Figure 2 Example of concept mapping
What can you say about this concept map from an OOAD perspective? First, notice that there are propositions about the structure of the burglar alarm system. These structural propositions tend to be about things, about parts of the burglar alarm. The structural propositions are the following:
- Burglar alarm is operated by a control panel (this implies a whole-part relationship between burglar alarm and control panel)
- Burglar alarm has a siren
- Siren has an intruder sound
- Control panel comprises:
- Numeric keypad
- On/off indicator
- On button
- Off button
- Burglar alarm monitors zones (implying that the burglar alarm has access to the zones in some way)
- Zones contain sensors
- Sensors are of two type:s
- Intruder sensor
- Fire sensor
There are also many behavioral propositions, which are propositions about behaviors of the burglar alarm and its parts—they describe responsibilities of the system as a whole and of its parts. These propositions are the following:
- Burglar alarm monitors zones
- Numeric keypad accepts PIN
- Control panel does the following:
- Validates the PIN
- Accepts a new PIN (the preconditions for this aren’t mentioned on the concept diagram)

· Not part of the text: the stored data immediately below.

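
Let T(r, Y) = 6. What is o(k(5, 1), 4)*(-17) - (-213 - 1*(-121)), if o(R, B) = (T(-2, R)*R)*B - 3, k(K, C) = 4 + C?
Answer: -1897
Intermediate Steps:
o(R, B) = -3 + 6*B*R (o(R, B) = (6*R)*B - 3 = 6*B*R - 3 = -3 + 6*B*R)
o(k(5, 1), 4)*(-17) - (-213 - 1*(-121)) = (-3 + 6*4*(4 + 1))*(-17) - (-213 - 1*(-121)) = (-3 + 6*4*5)*(-17) - (-213 + 121) = (-3 + 120)*(-17) - 1*(-92) = 117*(-17) + 92 = -1989 + 92 = -1897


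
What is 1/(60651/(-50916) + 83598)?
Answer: 16972/1418805039 ≈ 1.1962e-5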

- PIN enables (assuming it is correct—what happens if it is not
correct?) the following:
- On button
- Off button
- On button
- Causes on/off indicator to display "on"
- Enables burglar alarm
- Off button
- Causes on/off indicator to display "off"
- Disables burglar alarm
- Intruder sensor
- Triggered by intruder
- Triggers siren intruder sound
- Fire sensor
- Is triggered by fire
- Triggers siren fire sound
- Overrides siren intruder sound
- Siren intruder sound sounds for 15 minutes
- Siren fire sound sounds for 30 minutes
The concept map captures lots of information about the system in a clear visual way, and it can very easily be converted to a series of structural and behavioral propositions about the system. It’s now straightforward to generate a class diagram and other UML artifacts from this concept map.
Figure 3 shows a first-cut class diagram derived from the concept map. If anything, this class diagram is too fine-grained for an analysis model. In particular, notice all of the one-to-one compositions around the ControlPanel class.

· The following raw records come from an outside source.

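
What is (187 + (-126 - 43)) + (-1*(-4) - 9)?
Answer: 13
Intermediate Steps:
(187 + (-126 - 43)) + (-1*(-4) - 9) = (187 - 169) + (4 - 9) = 18 - 5 = 13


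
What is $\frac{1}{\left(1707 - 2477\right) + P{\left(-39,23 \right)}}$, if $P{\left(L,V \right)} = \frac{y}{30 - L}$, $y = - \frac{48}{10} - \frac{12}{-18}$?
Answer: $- \frac{1035}{797012} \approx -0.0012986$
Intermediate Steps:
$y = - \frac{62}{15}$ ($y = \left(-48\right) \frac{1}{10} - - \frac{2}{3} = - \frac{24}{5} + \frac{2}{3} = - \frac{62}{15} \approx -4.1333$)
$P{\left(L,V \right)} = - \frac{62}{15 \left(30 - L\right)}$
$\frac{1}{\left(1707 - 2477\right) + P{\left(-39,23 \right)}} = \frac{1}{\left(1707 - 2477\right) + \frac{62}{15 \left(-30 - 39\right)}} = \frac{1}{-770 + \frac{62}{15 \left(-69\right)}} = \frac{1}{-770 + \frac{62}{15} \left(- \frac{1}{69}\right)} = \frac{1}{-770 - \frac{62}{1035}} = \frac{1}{- \frac{797012}{1035}} = - \frac{1035}{797012}$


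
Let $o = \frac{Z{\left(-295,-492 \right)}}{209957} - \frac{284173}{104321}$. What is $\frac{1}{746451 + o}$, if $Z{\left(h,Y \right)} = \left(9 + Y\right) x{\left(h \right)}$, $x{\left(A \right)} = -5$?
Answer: $\frac{21902924197}{16349400257599501} \approx 1.3397 \cdot 10^{-6}$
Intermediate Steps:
$Z{\left(h,Y \right)} = -45 - 5 Y$ ($Z{\left(h,Y \right)} = \left(9 + Y\right) \left(-5\right) = -45 - 5 Y$)
$o = - \frac{59412175346}{21902924197}$ ($o = \frac{-45 - -2460}{209957} - \frac{284173}{104321} = \left(-45 + 2460\right) \frac{1}{209957} - \frac{284173}{104321} = 2415 \cdot \frac{1}{209957} - \frac{284173}{104321} = \frac{2415}{209957} - \frac{284173}{104321} = - \frac{59412175346}{21902924197} \approx -2.7125$)
$\frac{1}{746451 + o} = \frac{1}{746451 - \frac{59412175346}{21902924197}} = \frac{1}{\frac{16349400257599501}{21902924197}} = \frac{21902924197}{16349400257599501}$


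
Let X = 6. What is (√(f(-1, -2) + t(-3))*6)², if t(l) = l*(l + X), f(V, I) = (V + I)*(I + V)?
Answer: 0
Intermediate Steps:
f(V, I) = (I + V)² (f(V, I) = (I + V)*(I + V) = (I + V)²)
t(l) = l*(6 + l) (t(l) = l*(l + 6) = l*(6 + l))
(√(f(-1, -2) + t(-3))*6)² = (√((-2 - 1)² - 3*(6 - 3))*6)² = (√((-3)² - 3*3)*6)² = (√(9 - 9)*6)² = (√0*6)² = (0*6)² = 0² = 0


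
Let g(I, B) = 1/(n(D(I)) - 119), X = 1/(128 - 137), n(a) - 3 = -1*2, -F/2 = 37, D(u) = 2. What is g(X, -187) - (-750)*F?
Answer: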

Figure 3 First-cut class diagram derived from the concept map
We can refactor the first-cut class diagram to get the diagram shown in Figure 4. This has removed some of the detail by consolidating the separate ControlPanel and KeyPad classes into the BurglarAlarm class. This consolidation is strongly indicated by the one-to-one composition relationships between those classes. We can always reintroduce those classes in design if it proves necessary.
Figure 4 Diagram after refactoring
The concept map also indicates important questions about the system. For example, we need some way of changing the PIN, but the details of that event are not explicitly captured in the concept map. This indicates that we need to do more analysis on this feature.